This is the one we get a bit art schooly on you about. Rembrandt-ish Pretty Light is a rare beast, but it's a beautiful one and easier to spot once you're aware of it.
Rembrandt was a famous art dude that used lots of directional light in his paintings. The light only hits a portion of the frame, which draws your eye right to the subject. For example, there's lot's going on in that top left painting, but your eye is drawn straight to that guy in yellow, bathed in that Pretty Rembrandt-ish Light. It's also amazing for accentuating the shapes and giving lots of dimension to the subject.
It's the kind of light you get when there is only light coming from one light source, into a darkish space. It has a certain timeless quality to it, which makes the image look like it could come from any era. The photo below is one of our favourite examples of this in action.

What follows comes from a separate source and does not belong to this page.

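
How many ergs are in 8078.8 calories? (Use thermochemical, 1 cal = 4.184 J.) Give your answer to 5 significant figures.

1 calorie = 4.18400e+7 erg.
8078.8 × 4.18400e+7 ≈ 3.3802e+11 erg.

3.3802e+11 ergs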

The bean shelling photo was metered for Ro (Kate's hairy dude) around his cheek, between the dark and the light area. if Kate had metered for the lightest spot on his cheek the photo would have been too dark, and if she had metered for the dark area it would have been a more typical backlight photo, with all of the subject lit more brightly.
The way that light is coming into this photo, just hitting a part of the quinces, and the meat and boards gives the photo so much more dimension than if there was another light source flattening everything out. It has such a wintery calming feel about it. This photo was metered for the green part of the quinces where you can see the light falling on them.
The photo of Peta on the couch is good to show you, because you can actually see the light source coming in up the top right of the frame. The light is filtered by a filmy window (the one time having dirty windows goes in your favour!) the way it is hitting the texture of the couch makes it look so cozy and inviting. This one was metered on Peta's fringe, again between the dark and light bits
Neither of us are huge fans of using artificial lighting in photos, but the one time we reckon you can get away with it, is when you are using lamp light to create a Rembrandtish scene. It has a really nice still feel to it. In this one Kate metered on the pillow on the seat.
Another lamp lit scene, we don't want to get too into composition in the light section, but note now sometimes you don't have to fill up the frame with the subject, all that negative space shows how tiny Pepper is, reading her bedtime story. Again this was metered between the light and dark bit on her cheek.
One last Pretty Rrembrandt-ish Light example to end on. it's great for making a everyday subject interesting, and especially good for lighting food. This one was metered off that middle egg.
This is a bit of a tricky one, so if you do struggle with it, don't panic! Keep your eyes peeled for some pretty rembrandtish light, and if you catch some give yourself a big pat on the back!